Consequently, if proved, as it was proved, at the trial, she may be convicted, and
sentenced accordingly, of the crime of simple arson. Such is the case
"notwithstanding the error in the designation of the offense in the information, the
information remains effective insofar as it states the facts constituting the crime
alleged therein. What is controlling is not the title of the complaint, nor the
designation of the offense charged or the particular law or part thereof allegedly
violated, but the description of the crime charged and the particular facts therein
recited."

There is, thus, a need to modify the penalty imposed by the RTC as Sec. 5 of PD No.
1613 categorically provides that the penalty to be imposed for simple arson is: SEC.
5. Where Death Results from Arson. — If by reason of or on the occasion of arson
death results, the penalty of reclusion perpetua to death shall be imposed.
Accordingly, there being no aggravating circumstance alleged in the Information, the
imposable penalty on accused-appellant is reclusion perpetua.

Buebos v Pp (2008)

Whether petitioners are liable for simple arson or arson of an inhabited house which
merits a penalty of up to reclusion perpetua.

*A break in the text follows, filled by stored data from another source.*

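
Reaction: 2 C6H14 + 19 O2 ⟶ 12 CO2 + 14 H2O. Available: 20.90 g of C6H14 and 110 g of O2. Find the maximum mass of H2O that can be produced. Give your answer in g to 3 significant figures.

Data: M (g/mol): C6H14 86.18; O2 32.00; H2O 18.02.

n(C6H14) = 20.90 / 86.18 = 0.2425 mol
n(O2) = 110.0 / 32.00 = 3.438 mol
n/ν for C6H14 = 0.2425/2 = 0.1213
n/ν for O2 = 3.438/19 = 0.1809
Smallest n/ν is C6H14 → limiting reagent.
n(H2O) = (14/2) × 0.2425 = 1.698 mol
mass = 1.698 × 18.02 = 30.60 g

30.6 g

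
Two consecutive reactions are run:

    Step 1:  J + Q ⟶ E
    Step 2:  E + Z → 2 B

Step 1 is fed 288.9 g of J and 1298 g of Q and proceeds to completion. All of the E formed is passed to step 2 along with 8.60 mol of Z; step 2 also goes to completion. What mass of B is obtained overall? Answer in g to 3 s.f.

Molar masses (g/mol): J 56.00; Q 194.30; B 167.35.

1730 g

Step 1:
n(J) = 288.9 / 56.00 = 5.159 mol
n(Q) = 1298 / 194.30 = 6.680 mol
n/ν for J = 5.159/1 = 5.159
n/ν for Q = 6.680/1 = 6.680
Smallest n/ν is J → limiting reagent.
n(E) produced = (1/1) × 5.159 = 5.159 mol
Step 2:
n(E) available = 5.159 mol
n(Z) = 8.600 mol
n/ν for E = 5.159/1 = 5.159
n/ν for Z = 8.600/1 = 8.600
Smallest n/ν is E → limiting reagent.
n(B) = (2/1) × 5.159 = 10.32 mol
mass = 10.32 × 167.35 = 1727 g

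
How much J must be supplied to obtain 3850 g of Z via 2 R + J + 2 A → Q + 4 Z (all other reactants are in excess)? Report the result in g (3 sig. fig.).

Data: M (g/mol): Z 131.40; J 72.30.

n(Z) = 3850 / 131.40 = 29.30 mol
n(J) = (1/4) × 29.30 = 7.325 mol
mass = 7.325 × 72.30 = 529.6 g

530 g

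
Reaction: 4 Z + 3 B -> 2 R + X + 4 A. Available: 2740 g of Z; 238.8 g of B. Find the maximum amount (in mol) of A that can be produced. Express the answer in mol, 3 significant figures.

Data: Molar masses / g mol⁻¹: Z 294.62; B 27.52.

9.30 mol

n(Z) = 2740 / 294.62 = 9.300 mol
n(B) = 238.8 / 27.52 = 8.677 mol
n/ν for Z = 9.300/4 = 2.325
n/ν for B = 8.677/3 = 2.892
Smallest n/ν is Z → limiting reagent.
n(A) = (4/4) × 9.300 = 9.300 mol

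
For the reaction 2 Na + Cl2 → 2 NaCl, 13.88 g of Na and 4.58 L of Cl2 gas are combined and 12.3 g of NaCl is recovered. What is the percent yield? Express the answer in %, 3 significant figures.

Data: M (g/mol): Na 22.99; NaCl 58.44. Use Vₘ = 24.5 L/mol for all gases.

56.3 %

n(Na) = 13.88 / 22.99 = 0.6037 mol
n(Cl2) = 4.580 / 24.5 = 0.1869 mol
n/ν for Na = 0.6037/2 = 0.3019
n/ν for Cl2 = 0.1869/1 = 0.1869
Smallest n/ν is Cl2 → limiting reagent.
theoretical n(NaCl) = (2/1) × 0.1869 = 0.3738 mol → 21.84 g
% yield = 12.3 / 21.84 × 100 = 56.32 %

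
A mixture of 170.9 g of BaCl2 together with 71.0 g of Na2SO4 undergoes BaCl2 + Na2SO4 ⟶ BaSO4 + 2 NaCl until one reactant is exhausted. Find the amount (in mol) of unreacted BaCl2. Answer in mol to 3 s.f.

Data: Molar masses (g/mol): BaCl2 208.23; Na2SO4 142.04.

n(BaCl2) = 170.9 / 208.23 = 0.8207 mol
n(Na2SO4) = 71.00 / 142.04 = 0.4999 mol
n/ν for BaCl2 = 0.8207/1 = 0.8207
n/ν for Na2SO4 = 0.4999/1 = 0.4999
Smallest n/ν is Na2SO4 → limiting reagent.
BaCl2 consumed = (1/1) × 0.4999 = 0.4999 mol
BaCl2 remaining = 0.8207 − 0.4999 = 0.3208 mol

0.321 mol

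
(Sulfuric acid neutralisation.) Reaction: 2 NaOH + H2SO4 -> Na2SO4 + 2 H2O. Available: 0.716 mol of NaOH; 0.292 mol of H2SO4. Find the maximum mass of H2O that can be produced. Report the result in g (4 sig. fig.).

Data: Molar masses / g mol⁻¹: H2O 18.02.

n(NaOH) = 0.7160 mol
n(H2SO4) = 0.2920 mol
n/ν → NaOH: 0.3580, H2SO4: 0.2920; H2SO4 is limiting.
n(H2O) = (2/1) × 0.2920 = 0.5840 mol
mass = 0.5840 × 18.02 = 10.52 g

10.52 g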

Perusing the information, there was no allegation that the house intentionally burned
by petitioners and their cohorts was inhabited. Rather, the information merely recited
that "accused, conspiring, confederating and helping one another, with intent to
cause damage, did then and there wilfully, unlawfully, feloniously and maliciously set
on fire the nipa roof of the house of ADELINA B. BORBE, to the latter's damage and
prejudice."

In fine, petitioners can be convicted only of simple arson, under Section 1, paragraph
1 of P.D. No. 1613, punishable by prision mayor.

Pp v Larranaga (2004)

Where the person kidnapped is killed in the course of the detention, regardless of
whether the killing was purposely sought or was merely an afterthought, the
kidnapping and murder or homicide can no longer be complexed under Art. 48, nor
be treated as separate crimes, but shall be punished as a special complex crime
under the last paragraph of Art. 267, as amended by RA No. 7659."

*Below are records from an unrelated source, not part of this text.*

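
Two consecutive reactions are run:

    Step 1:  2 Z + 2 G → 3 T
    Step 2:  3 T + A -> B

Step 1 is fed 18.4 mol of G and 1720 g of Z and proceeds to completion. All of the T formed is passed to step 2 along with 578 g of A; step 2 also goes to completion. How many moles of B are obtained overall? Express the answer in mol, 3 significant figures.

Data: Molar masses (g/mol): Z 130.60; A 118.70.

4.87 mol

Step 1:
n(G) = 18.40 mol
n(Z) = 1720 / 130.60 = 13.17 mol
n/ν → G: 9.200, Z: 6.585; Z is limiting.
n(T) produced = (3/2) × 13.17 = 19.76 mol
Step 2:
n(T) available = 19.76 mol
n(A) = 578.0 / 118.70 = 4.869 mol
n/ν → T: 6.587, A: 4.869; A is limiting.
n(B) = (1/1) × 4.869 = 4.869 mol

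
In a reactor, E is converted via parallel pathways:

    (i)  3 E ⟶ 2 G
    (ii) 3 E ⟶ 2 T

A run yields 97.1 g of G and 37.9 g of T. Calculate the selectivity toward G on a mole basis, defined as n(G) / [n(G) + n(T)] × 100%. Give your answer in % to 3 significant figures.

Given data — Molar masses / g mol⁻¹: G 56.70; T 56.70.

71.9 %

n(G) = 97.1 / 56.70 = 1.713 mol
n(T) = 37.9 / 56.70 = 0.6684 mol
selectivity = 1.713/(1.713+0.6684) × 100 = 71.93 %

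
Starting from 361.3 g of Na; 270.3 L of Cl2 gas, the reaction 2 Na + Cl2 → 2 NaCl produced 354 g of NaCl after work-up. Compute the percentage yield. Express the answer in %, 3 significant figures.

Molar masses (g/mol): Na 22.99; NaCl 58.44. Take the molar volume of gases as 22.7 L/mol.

38.5 %

n(Na) = 361.3 / 22.99 = 15.72 mol
n(Cl2) = 270.3 / 22.7 = 11.91 mol
n/ν → Na: 7.860, Cl2: 11.91; Na is limiting.
theoretical n(NaCl) = (2/2) × 15.72 = 15.72 mol → 918.7 g
% yield = 354 / 918.7 × 100 = 38.53 %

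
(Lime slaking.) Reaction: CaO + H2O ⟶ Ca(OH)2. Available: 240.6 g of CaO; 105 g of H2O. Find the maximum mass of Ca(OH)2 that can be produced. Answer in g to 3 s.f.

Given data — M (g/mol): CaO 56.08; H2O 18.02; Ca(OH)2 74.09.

n(CaO) = 240.6 / 56.08 = 4.290 mol
n(H2O) = 105.0 / 18.02 = 5.827 mol
n/ν for CaO = 4.290/1 = 4.290
n/ν for H2O = 5.827/1 = 5.827
Smallest n/ν is CaO → limiting reagent.
n(Ca(OH)2) = (1/1) × 4.290 = 4.290 mol
mass = 4.290 × 74.09 = 317.8 g

318 g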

Considering that the victims were raped, that Marijoy was killed and that both victims
were subjected to dehumanizing acts, the imposition of the death penalty on the
appellants is in order.

All the appellants are guilty beyond reasonable doubt of the special complex crime of
kidnapping and serious illegal detention with homicide and rape wherein Marijoy is
the victim; and simple kidnapping and serious illegal detention in wherein Jacqueline
is the victim.

In a special complex crime, the prosecution must necessarily prove each of the
component offenses with the same precision that would be necessary if they were
made the subject of separate complaints.

It appearing from the overwhelming evidence of the prosecution that there is a


"direct relation, and intimate connection" between the kidnapping, killing and raping
of Marijoy, rape cannot be considered merely as an aggravating circumstance but as
a component offense forming part of the herein special complex crime.